Mobility management for supporting the location tracking and location-based service (LBS) is an important issue of smart city by providing the means for the smooth transportation of people and goods. The mobility is useful to contribute the innovation in both public and private transportation infrastructures for smart cities. With the assistance of edge/fog computing, this paper presents a fully new mobility management using the proposed follow-me cloud-cloudlet (FMCL) approach in fog-computing-based radio access networks (Fog-RANs) for smart cities. The proposed follow-me cloud-cloudlet approach is an integration strategy of follow-me cloud (FMC) and follow-me edge (FME) (or called cloudlet). A user equipment (UE) receives the data, transmitted from original cloud, into the original edge cloud before the handover operation. After the handover operation, an UE searches for a new cloud, called as a migrated cloud, and a new edge cloud, called as a migrated edge cloud near to UE, where the remaining data is migrated from the original cloud to the migrated cloud and all the remaining data are received in the new edge cloud. Existing FMC results do not have the property of the VM migration between cloudlets for the purpose of reducing the transmission latency, and existing FME results do not keep the property of the service migration between data centers for reducing the transmission latency. Our proposed FMCL approach can simultaneously keep the VM migration between cloudlets and service migration between data centers to significantly reduce the transmission latency. The new proposed mobility management using FMCL approach aims to reduce the total transmission time if some data packets are pre-scheduled and pre-stored into the cache of cloudlet if UE is switching from the previous Fog-RAN to the serving Fog-RAN. To illustrate the performance achievement, the mathematical analysis and simulation results are examined in terms of the total transmission time, the throughput, the probability of packet loss, and the number of control messages.

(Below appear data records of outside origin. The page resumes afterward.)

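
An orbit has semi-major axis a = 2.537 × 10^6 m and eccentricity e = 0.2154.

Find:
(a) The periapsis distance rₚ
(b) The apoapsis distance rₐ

(a) rₚ = a(1 − e) = 2.537e+06 · (1 − 0.2154) = 2.537e+06 · 0.7846 ≈ 1.991e+06 m = 1.991 × 10^6 m.
(b) rₐ = a(1 + e) = 2.537e+06 · (1 + 0.2154) = 2.537e+06 · 1.2154 ≈ 3.083e+06 m = 3.083 × 10^6 m.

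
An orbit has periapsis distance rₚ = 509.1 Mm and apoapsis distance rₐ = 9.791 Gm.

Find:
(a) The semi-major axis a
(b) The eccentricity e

Convert to SI: rₚ = 509.1 Mm = 5.091e+08 m; rₐ = 9.791 Gm = 9.791e+09 m.
(a) a = (rₚ + rₐ) / 2 = (5.091e+08 + 9.791e+09) / 2 ≈ 5.15e+09 m = 5.15 Gm.
(b) e = (rₐ − rₚ) / (rₐ + rₚ) = (9.791e+09 − 5.091e+08) / (9.791e+09 + 5.091e+08) ≈ 0.9011.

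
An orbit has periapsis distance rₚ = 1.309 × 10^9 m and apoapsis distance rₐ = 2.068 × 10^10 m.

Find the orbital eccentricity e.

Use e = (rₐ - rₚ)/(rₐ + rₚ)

e = (rₐ − rₚ) / (rₐ + rₚ).
e = (2.068e+10 − 1.309e+09) / (2.068e+10 + 1.309e+09) = 1.9371e+10 / 2.1989e+10 ≈ 0.8809.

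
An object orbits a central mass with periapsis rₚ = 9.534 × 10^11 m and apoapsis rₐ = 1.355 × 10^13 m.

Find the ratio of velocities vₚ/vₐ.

Conservation of angular momentum gives rₚvₚ = rₐvₐ, so vₚ/vₐ = rₐ/rₚ.
vₚ/vₐ = 1.355e+13 / 9.534e+11 ≈ 14.21.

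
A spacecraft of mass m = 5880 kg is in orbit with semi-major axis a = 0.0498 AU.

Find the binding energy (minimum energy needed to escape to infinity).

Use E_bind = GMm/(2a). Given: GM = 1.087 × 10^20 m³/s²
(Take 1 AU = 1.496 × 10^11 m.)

Convert to SI: a = 0.0498 AU = 7.45008e+09 m.
Total orbital energy is E = −GMm/(2a); binding energy is E_bind = −E = GMm/(2a).
E_bind = 1.087e+20 · 5880 / (2 · 7.45008e+09) J ≈ 4.29e+13 J = 42.9 TJ.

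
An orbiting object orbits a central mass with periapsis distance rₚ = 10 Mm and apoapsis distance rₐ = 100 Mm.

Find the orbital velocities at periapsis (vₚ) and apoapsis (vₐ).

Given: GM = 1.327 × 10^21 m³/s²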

通过提供人员和货物顺畅运输的手段,支持位置跟踪和基于位置服务(LBS)的移动性管理是智慧城市的一个重要问题。移动性有助于推动智慧城市公共和私人交通基础设施的创新。在边缘/雾计算的辅助下,本文提出了一种全新的移动性管理方法,即在基于雾计算的无线接入网络(Fog-RAN)中,使用所提出的跟随我云-云小站(FMCL)方法来实现智慧城市的移动性管理。所提出的跟随我云-云小站方法是跟随我云(FMC)和跟随我边缘(FME)(或称为云小站)的一种集成策略。用户设备(UE)在切换操作之前,将从原始云传输来的数据接收至原始边缘云。切换操作之后,UE搜索一个新的云,称为迁移云,以及一个靠近UE的新边缘云,称为迁移边缘云,其中剩余数据从原始云迁移至迁移云,并在新边缘云中接收所有剩余数据。现有的FMC结果不具备为减少传输延迟而在云小站之间进行虚拟机迁移的特性,现有的FME结果也不具备为减少传输延迟而在数据中心之间进行服务迁移的特性。我们提出的FMCL方法可以同时保持云小站之间的虚拟机迁移和数据中心之间的服务迁移,以显著减少传输延迟。使用FMCL方法提出的新移动性管理旨在减少总传输时间,如果一些数据包被预先调度并预存储到云小站的缓存中,前提是UE从先前的Fog-RAN切换到服务中的Fog-RAN。为了说明性能成果,从总传输时间、吞吐量、丢包概率和控制消息数量等方面对数学分析和仿真结果进行了检验。